Vielen Dank für eure Hilfe
Michael 
PS: Was ist eigendlich die kostengünstigste Lösung??


----------



## Onkel Dagobert (3 März 2008)

Hallo Michael,

Eine Anlage ohne SPS? Was willst du dann mit S7-Baugruppen. Es gibt Störmelde-Modems, Alarm-Modems oder wie die Dinger auch genannt werden, mit digitalen Eingängen. Bei Deltalogic wird man dazu gut beraten.


Gruß, Onkel


----------



## Michael (3 März 2008)

Hallo Onkel, Danke für deinen Tip. Aber rein Theoretisch, welche Bauteile benötige ich?? 
Michael


----------



## Question_mark (3 März 2008)

*Mein Tip ...*

Hallo,

schau mal hier :

http://www.deltalogic.de/content/view/27/49/lang,de/

Und dann einfach mal beim Vertrieb von Deltalogic nachfragen (Kontaktadresse findest Du auf der Homepage), die sollten eigentlich ein für Deine Anwendung geeignetes Produkt haben.

Gruß

Question_mark


----------



## online (4 März 2008)

Hallo, probiers mal mit dem SMS-Buttler von ESY-LUX hat glaube ich 8 Digitale Eingänge und mehrere Ausgänge.
Gruß online


----------



## Gerhard Bäurle (4 März 2008)

Hallo,

z. B. *Xcome* von Lucom oder *Alarm-Modem* von Tixi. Für die Alarm-Modems 
sind auch zusätzliche I/Os über *Erweiterungsbaugruppen* verfügbar.


----------



## riesermauf (4 März 2008)

Wir bauen gerade eine Logo in Verbindung mit Insys Compact auf.

http://www.insys-tec.de/fileadmin/i...aetter/Hutschiene_de/DBd_INSYS_GSMcompact.pdf


----------



## Ludewig (4 März 2008)

Die Insysmodems haben nur wenige Eingänge, wenn du die Fehlermeldungen takten kannst, funktionieren sie gut, solange du keine Telefonnummern im Modem von Ferne ändern willst.

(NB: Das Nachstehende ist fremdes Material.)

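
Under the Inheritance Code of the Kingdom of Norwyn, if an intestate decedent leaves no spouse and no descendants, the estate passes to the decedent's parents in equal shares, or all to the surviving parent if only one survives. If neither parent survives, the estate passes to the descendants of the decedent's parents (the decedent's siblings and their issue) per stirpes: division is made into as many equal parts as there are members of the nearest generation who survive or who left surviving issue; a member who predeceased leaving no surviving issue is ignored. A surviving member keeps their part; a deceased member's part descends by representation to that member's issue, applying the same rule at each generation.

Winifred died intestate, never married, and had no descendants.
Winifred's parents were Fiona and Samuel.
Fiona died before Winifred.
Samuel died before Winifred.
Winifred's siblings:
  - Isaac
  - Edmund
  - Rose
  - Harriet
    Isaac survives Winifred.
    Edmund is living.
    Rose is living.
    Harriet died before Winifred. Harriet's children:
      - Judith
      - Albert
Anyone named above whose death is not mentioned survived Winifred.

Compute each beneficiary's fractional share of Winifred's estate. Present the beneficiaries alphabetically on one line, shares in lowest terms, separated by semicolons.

Albert 1/8; Edmund 1/4; Isaac 1/4; Judith 1/8; Rose 1/4

Neither parent survives and there are no descendants, so the estate passes to Winifred's siblings and their issue per stirpes.
The estate is divided into 4 equal shares of 1/4 among Isaac, Edmund, Rose, Harriet.
Isaac is living and takes 1/4.
Edmund is living and takes 1/4.
Rose is living and takes 1/4.
Harriet predeceased; the 1/4 allotted to Harriet's branch passes to Harriet's issue by representation.
The 1/4 is divided into 2 equal shares of 1/8 among Judith, Albert.
Judith is living and takes 1/8.
Albert is living and takes 1/8.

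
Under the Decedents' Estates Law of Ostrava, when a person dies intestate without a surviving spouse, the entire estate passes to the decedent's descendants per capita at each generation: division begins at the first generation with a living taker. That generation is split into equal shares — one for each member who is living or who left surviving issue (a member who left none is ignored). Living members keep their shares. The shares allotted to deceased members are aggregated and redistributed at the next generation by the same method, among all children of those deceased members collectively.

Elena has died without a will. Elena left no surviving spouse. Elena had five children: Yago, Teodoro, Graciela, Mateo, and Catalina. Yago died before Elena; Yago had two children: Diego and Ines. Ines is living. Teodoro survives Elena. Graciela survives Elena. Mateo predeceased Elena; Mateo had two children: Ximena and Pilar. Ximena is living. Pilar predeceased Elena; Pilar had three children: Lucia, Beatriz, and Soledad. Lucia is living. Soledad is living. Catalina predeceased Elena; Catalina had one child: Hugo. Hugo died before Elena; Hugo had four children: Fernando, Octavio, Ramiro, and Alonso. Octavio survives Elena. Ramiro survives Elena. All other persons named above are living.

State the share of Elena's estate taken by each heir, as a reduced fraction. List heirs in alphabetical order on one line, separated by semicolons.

Alonso 6/175; Beatriz 6/175; Diego 3/25; Fernando 6/175; Graciela 1/5; Ines 3/25; Lucia 6/175; Octavio 6/175; Ramiro 6/175; Soledad 6/175; Teodoro 1/5; Ximena 3/25

There is no surviving spouse, so the entire estate passes to Elena's descendants per capita at each generation.
At generation 1 (Yago, Teodoro, Graciela, Mateo, Catalina) there are 5 shares of (1)/5 = 1/5 each.
Living: Teodoro and Graciela — each takes 1/5.
Deceased: Yago, Mateo, and Catalina. Their combined 3/5 is pooled and carried to generation 2.
At generation 2 (Diego, Ines, Ximena, Pilar, Hugo) there are 5 shares of (3/5)/5 = 3/25 each.
Living: Diego, Ines, and Ximena — each takes 3/25.
Deceased: Pilar and Hugo. Their combined 6/25 is pooled and carried to generation 3.
At generation 3 (Lucia, Beatriz, Soledad, Fernando, Octavio, Ramiro, Alonso) there are 7 shares of (6/25)/7 = 6/175 each.
Living: Lucia, Beatriz, Soledad, Fernando, Octavio, Ramiro, and Alonso — each takes 6/175.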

Tixi ist da wesentlich flexibler. Allerdings haben die Dinger auch so Ihre Macken, vor allem wenn du dich ans Eingmachte traust oder einen Webserver integrierst. Aber davon steht bei dir ja nix.


----------



## Gerhard Bäurle (4 März 2008)

riesermauf schrieb:


> Wir bauen gerade eine Logo in Verbindung mit Insys Compact auf.





Ludewig schrieb:


> Die Insysmodems haben nur wenige Eingänge



Deswegen wahrscheinlich die Kombination mit der Logo.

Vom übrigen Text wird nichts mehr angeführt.